AbstractsMathematics

Analysis of Copula Opinion Pooling with Applications to Quantitative Portfolio Management

by Rickard Bredeby




Institution: KTH Royal Institute of Technology
Department:
Year: 2015
Keywords: Copula opinion pooling; copulas; t copula; views; tail dependence; maximum likelihood; VaR; ES; mean-ES trade-off; portfolio theory; portfolio management; allocation; kernel estimation; correlation.; Natural Sciences; Mathematics; Mathematical Analysis; Naturvetenskap; Matematik; Matematisk analys; Teknologie masterexamen - Tillämpad matematik och beräkningsmatematik; Master of Science - Applied and Computational Mathematics; Mathematical Statistics; Matematisk statistik
Record ID: 1369883
Full text PDF: http://urn.kb.se/resolve?urn=urn:nbn:se:kth:diva-168200


Abstract

In 2005 Attilio Meucci presented his article Beyond Black-Litterman : Views on Non-Normal Markets which introduces the copula opinion pooling approach using generic non-normal market assumptions. Copulas and opinion pooling are used to express views on the market which provides a posterior market distribution that smoothly blends an arbitrarily distributed market prior distribution with arbitrarily chosen views. This thesis explains how to use this method in practice and investigates its performance in different investment situations.
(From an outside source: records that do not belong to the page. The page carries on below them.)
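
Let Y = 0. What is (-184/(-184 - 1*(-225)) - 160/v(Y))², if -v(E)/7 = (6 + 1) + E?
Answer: 6031936/4036081 ≈ 1.4945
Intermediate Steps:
v(E) = -49 - 7*E (v(E) = -7*((6 + 1) + E) = -7*(7 + E) = -49 - 7*E)
(-184/(-184 - 1*(-225)) - 160/v(Y))² = (-184/(-184 - 1*(-225)) - 160/(-49 - 7*0))² = (-184/(-184 + 225) - 160/(-49 + 0))² = (-184/41 - 160/(-49))² = (-184*1/41 - 160*(-1/49))² = (-184/41 + 160/49)² = (-2456/2009)² = 6031936/4036081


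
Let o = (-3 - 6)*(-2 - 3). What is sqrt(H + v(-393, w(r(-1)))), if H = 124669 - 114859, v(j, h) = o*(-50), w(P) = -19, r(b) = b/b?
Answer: 6*sqrt(210) ≈ 86.948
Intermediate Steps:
o = 45 (o = -9*(-5) = 45)
r(b) = 1
v(j, h) = -2250 (v(j, h) = 45*(-50) = -2250)
H = 9810
sqrt(H + v(-393, w(r(-1)))) = sqrt(9810 - 2250) = sqrt(7560) = 6*sqrt(210)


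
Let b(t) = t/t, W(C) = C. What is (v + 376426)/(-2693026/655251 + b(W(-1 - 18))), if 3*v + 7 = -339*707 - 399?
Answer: -194216177983/2037775 ≈ -95308.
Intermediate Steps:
b(t) = 1
v = -240079/3 (v = -7/3 + (-339*707 - 399)/3 = -7/3 + (-239673 - 399)/3 = -7/3 + (1/3)*(-240072) = -7/3 - 80024 = -240079/3 ≈ -80026.)
(v + 376426)/(-2693026/655251 + b(W(-1 - 18))) = (-240079/3 + 376426)/(-2693026/655251 + 1) = 889199/(3*(-2693026*1/655251 + 1)) = 889199/(3*(-2693026/655251 + 1)) = 889199/(3*(-2037775/655251)) = (889199/3)*(-655251/2037775) = -194216177983/2037775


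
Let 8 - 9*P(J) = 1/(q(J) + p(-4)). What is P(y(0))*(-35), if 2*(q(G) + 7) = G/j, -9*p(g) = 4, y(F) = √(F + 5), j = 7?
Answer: -250379500/7914951 - 4410*√5/879439 ≈ -31.645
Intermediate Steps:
y(F) = √(5 + F)
p(g) = -4/9 (p(g) = -⅑*4 = -4/9)
q(G) = -7 + G/14 (q(G) = -7 + (G/7)/2 = -7 + G/14)
P(J) = 8/9 - 1/(9*(-67/9 + J/14)) (P(J) = 8/9 - 1/(9*((-7 + J/14) - 4/9)) = 8/9 - 1/(9*(-67/9 + J/14)))
P(y(0))*(-35) = (2*(-3815 + 36*√(5 + 0))/(9*(-938 + 9*√(5 + 0))))*(-35) = (2*(-3815 + 36*√5)/(9*(-938 + 9*√5)))*(-35) = -70*(-3815 + 36*√5)/(9*(-938 + 9*√5))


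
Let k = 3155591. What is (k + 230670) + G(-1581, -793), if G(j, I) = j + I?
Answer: 3383887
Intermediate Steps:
G(j, I) = I + j
(k + 230670) + G(-1581, -793) = (3155591 + 230670) + (-793 - 1581) = 3386261 - 2374 = 3383887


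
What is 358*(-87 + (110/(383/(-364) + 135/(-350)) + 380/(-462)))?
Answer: -35562745882/604527 ≈ -58827.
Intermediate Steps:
358*(-87 + (110/(383/(-364) + 135/(-350)) + 380/(-462))) = 358*(-87 + (110/(383*(-1/364) + 135*(-1/350)) + 380*(-1/462))) = 358*(-87 + (110/(-383/364 - 27/70) - 190/231)) = 358*(-87 + (110/(-2617/1820) - 190/231)) = 358*(-87 + (110*(-1820/2617) - 190/231)) = 358*(-87 + (-200200/2617 - 190/231)) = 358*(-87 - 46743430/604527) = 358*(-99337279/604527) = -35562745882/604527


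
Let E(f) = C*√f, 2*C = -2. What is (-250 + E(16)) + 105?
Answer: -149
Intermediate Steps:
C = -1 (C = (½)*(-2) = -1)
E(f) = -√f
(-250 + E(16)) + 105 = (-250 - √16) + 105 = (-250 - 1*4) + 105 = (-250 - 4) + 105 = -254 + 105 = -149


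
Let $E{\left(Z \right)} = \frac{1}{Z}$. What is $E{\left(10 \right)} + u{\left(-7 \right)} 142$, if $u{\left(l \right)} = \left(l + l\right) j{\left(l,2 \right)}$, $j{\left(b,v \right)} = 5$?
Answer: $- \frac{99399}{10} \approx -9939.9$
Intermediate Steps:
$u{\left(l \right)} = 10 l$ ($u{\left(l \right)} = \left(l + l\right) 5 = 2 l 5 = 10 l$)
$E{\left(10 \right)} + u{\left(-7 \right)} 142 = \frac{1}{10} + 10 \left(-7\right) 142 = \frac{1}{10} - 9940 = - \frac{99399}{10}$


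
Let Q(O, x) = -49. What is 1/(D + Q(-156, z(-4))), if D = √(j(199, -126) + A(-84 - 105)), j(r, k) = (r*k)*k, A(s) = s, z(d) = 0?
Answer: 7/450962 + 3*√351015/3156734 ≈ 0.00057857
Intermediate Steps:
j(r, k) = r*k² (j(r, k) = (k*r)*k = r*k²)
D = 3*√351015 (D = √(199*(-126)² + (-84 - 105)) = √(199*15876 - 189) = √(3159324 - 189) = √3159135 = 3*√351015 ≈ 1777.4)
1/(D + Q(-156, z(-4))) = 1/(3*√351015 - 49) = 1/(-49 + 3*√351015)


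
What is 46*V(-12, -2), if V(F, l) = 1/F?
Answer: -23/6 ≈ -3.8333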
The method is tested on three portfolios, each showing some different feature. The conclusions that can be drawn are e.g. that the method can be used in many different investment situations in many different ways, implementation and calculations can be made within a few seconds for a large data set and the method could be useful for portfolio managers using mathematical methods. The presented examples together with the method generate reasonable results.